This time the most radical change came at the very start of the transition, in 1957, when French designers dropped a fashion bombshell by introducing a wide range of waistless dresses under a variety of names.  However, as the first photo below, from 1958, suggests, these initial attempts were generally ugly, unflattering, and even bizarre, and they aroused more derision than anything else.  It was not until Jackie Kennedy popularized the Italian knit suit -- as shown in the second photo, from 1960 -- that a more acceptable
variant became generally available.

Even then, the new European fashions were slow to catch on, and my own experience as a junior high and high school student in those years bore a much closer resemblence to the gradual changes of 1837-44 or 1906-12 than to the fashion revolutions coming out of Paris and Milan.

Woman's dress, 1958Jackie Kennedy, 1960Me, 1960Me and my mother, 1960Me, 1963

Thus my classmates and I continued to wear our old dresses through 1958-59, and the most obvious change in our wardrobes was that we happily ditched our multiple layers of crinolines and let our full skirts hange more loosely -- and, we felt, more becomingly.  It was only around 1960 that the actual cut of our dresses changed, with the nipped-in waist giving way to a gently curved midriff.  

The third and fourth photos above show me as a ninth grader in the spring and summer of 1960, wearing dresses of the new style.  In the first of those, the midriff has been emphasized and the waist downplayed by a kind of criss-crossed ribbon effect.  In the second, the line of the dress is broken just under the bust and again at the hips -- but the actual waist is not marked at all.  (In that same photo, my mother is still wearing a dress of the older figure-8 style, which she had bought a few years earier, with a full skirt, a tulip-shaped halter top, and a pattern of wide floral bands to emphasize its strong horizontal lines.)

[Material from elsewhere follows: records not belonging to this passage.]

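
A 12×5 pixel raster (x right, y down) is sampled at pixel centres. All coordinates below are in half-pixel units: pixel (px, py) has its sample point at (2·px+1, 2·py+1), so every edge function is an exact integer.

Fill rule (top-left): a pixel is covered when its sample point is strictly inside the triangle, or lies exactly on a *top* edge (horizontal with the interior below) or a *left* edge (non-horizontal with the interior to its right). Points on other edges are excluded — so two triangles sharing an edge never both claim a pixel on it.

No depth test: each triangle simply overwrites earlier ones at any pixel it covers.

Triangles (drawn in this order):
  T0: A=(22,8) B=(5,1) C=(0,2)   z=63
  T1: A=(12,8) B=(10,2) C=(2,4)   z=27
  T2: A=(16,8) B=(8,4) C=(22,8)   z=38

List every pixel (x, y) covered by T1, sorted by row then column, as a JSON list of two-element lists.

T0:
  2·area = 52  (B↔C swapped to make it positive)
  edge (22, 8)→(0, 2): d=(-22,-6) top-left  bias=+0
  edge (0, 2)→(5, 1): d=(5,-1) top-left  bias=+0
  edge (5, 1)→(22, 8): d=(17,7) right/bottom  bias=-1
    (2,0)@(5, 1): e=[52,0,0] → ·  [on edge]
    (2,1)@(5, 3): e=[8,10,34] → █
    (3,1)@(7, 3): e=[20,12,20] → █
    (4,1)@(9, 3): e=[32,14,6] → █
    (5,1)@(11, 3): e=[44,16,-8] → ·
    (2,2)@(5, 5): e=[-36,20,68] → ·
    (3,2)@(7, 5): e=[-24,22,54] → ·
    (4,2)@(9, 5): e=[-12,24,40] → ·
    (5,2)@(11, 5): e=[0,26,26] → █  [on edge]
    (6,2)@(13, 5): e=[12,28,12] → █
    (7,2)@(15, 5): e=[24,30,-2] → ·
    (5,3)@(11, 7): e=[-44,36,60] → ·
  covered (6 px):
    · · · · · · · · · · · ·
    · · █ █ █ · · · · · · ·
    · · · · · █ █ · · · · ·
    · · · · · · · · · █ · ·
    · · · · · · · · · · · ·
T1:
  2·area = 52  (B↔C swapped to make it positive)
  edge (12, 8)→(2, 4): d=(-10,-4) top-left  bias=+0
  edge (2, 4)→(10, 2): d=(8,-2) top-left  bias=+0
  edge (10, 2)→(12, 8): d=(2,6) right/bottom  bias=-1
    (3,1)@(7, 3): e=[30,2,20] → █
    (4,1)@(9, 3): e=[38,6,8] → █
    (5,1)@(11, 3): e=[46,10,-4] → ·
    (2,2)@(5, 5): e=[2,14,36] → █
    (5,2)@(11, 5): e=[26,26,0] → ·  [on edge]
    (2,3)@(5, 7): e=[-18,30,40] → ·
    (3,3)@(7, 7): e=[-10,34,28] → ·
    (4,3)@(9, 7): e=[-2,38,16] → ·
    (5,3)@(11, 7): e=[6,42,4] → █
    (6,3)@(13, 7): e=[14,46,-8] → ·
    (5,4)@(11, 9): e=[-14,58,8] → ·
  covered (6 px):
    · · · · · · · · · · · ·
    · · · █ █ · · · · · · ·
    · · █ █ █ · · · · · · ·
    · · · · · █ · · · · · ·
    · · · · · · · · · · · ·
T2:
  2·area = 24
  edge (16, 8)→(8, 4): d=(-8,-4) top-left  bias=+0
  edge (8, 4)→(22, 8): d=(14,4) right/bottom  bias=-1
  edge (22, 8)→(16, 8): d=(-6,0) right/bottom  bias=-1
    (5,2)@(11, 5): e=[4,2,18] → █
    (6,2)@(13, 5): e=[12,-6,18] → ·
    (5,3)@(11, 7): e=[-12,30,6] → ·
    (7,3)@(15, 7): e=[4,14,6] → █
    (8,3)@(17, 7): e=[12,6,6] → █
    (9,3)@(19, 7): e=[20,-2,6] → ·
    (7,4)@(15, 9): e=[-12,42,-6] → ·
    (8,4)@(17, 9): e=[-4,34,-6] → ·
  covered (3 px):
    · · · · · · · · · · · ·
    · · · · · · · · · · · ·
    · · · · · █ · · · · · ·
    · · · · · · · █ █ · · ·
    · · · · · · · · · · · ·

Final: [[3,1],[4,1],[2,2],[3,2],[4,2],[5,3]]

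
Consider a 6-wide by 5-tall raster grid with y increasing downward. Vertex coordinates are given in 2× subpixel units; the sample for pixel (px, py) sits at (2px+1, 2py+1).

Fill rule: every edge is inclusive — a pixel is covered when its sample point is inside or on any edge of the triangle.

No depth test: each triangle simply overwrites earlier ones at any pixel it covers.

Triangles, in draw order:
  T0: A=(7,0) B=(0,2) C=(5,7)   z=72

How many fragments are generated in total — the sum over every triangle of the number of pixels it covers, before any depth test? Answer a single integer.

T0:
  2·area = 45  (B↔C swapped to make it positive)
  edge (7, 0)→(5, 7): d=(-2,7) inclusive
  edge (5, 7)→(0, 2): d=(-5,-5) inclusive
  edge (0, 2)→(7, 0): d=(7,-2) inclusive
    (2,0)@(5, 1): e=[12,30,3] → #
    (3,0)@(7, 1): e=[-2,40,7] → ·
    (0,1)@(1, 3): e=[36,0,9] → #  [on edge]
    (1,1)@(3, 3): e=[22,10,13] → #
    (3,1)@(7, 3): e=[-6,30,21] → ·
    (0,2)@(1, 5): e=[32,-10,23] → ·
    (1,2)@(3, 5): e=[18,0,27] → #  [on edge]
    (3,2)@(7, 5): e=[-10,20,35] → ·
    (1,3)@(3, 7): e=[14,-10,41] → ·
    (2,3)@(5, 7): e=[0,0,45] → #  [on edge]
    (3,3)@(7, 7): e=[-14,10,49] → ·
    (2,4)@(5, 9): e=[-4,-10,59] → ·
    (3,4)@(7, 9): e=[-18,0,63] → ·  [on edge]
  covered (7 px):
    · · # · · ·
    # # # · · ·
    · # # · · ·
    · · # · · ·
    · · · · · ·

Answer: 7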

Finally, in the fall of 1962, I got my very own Italian knit suit to help me look older and more sophisticated for college interviews -- but it proved stiff and itchy and I barely wore it afterwards.  The final photo above shows that I did pull it out for my birthday in early 1963, but by the time I got to college the next fall, I was ready for something more relaxed.  No doubt the women who had to cope with the ultra-tight hobble skirts of 1912, or the increasingly cumbersome horsehair crinolines of the 1840's, felt much the same way.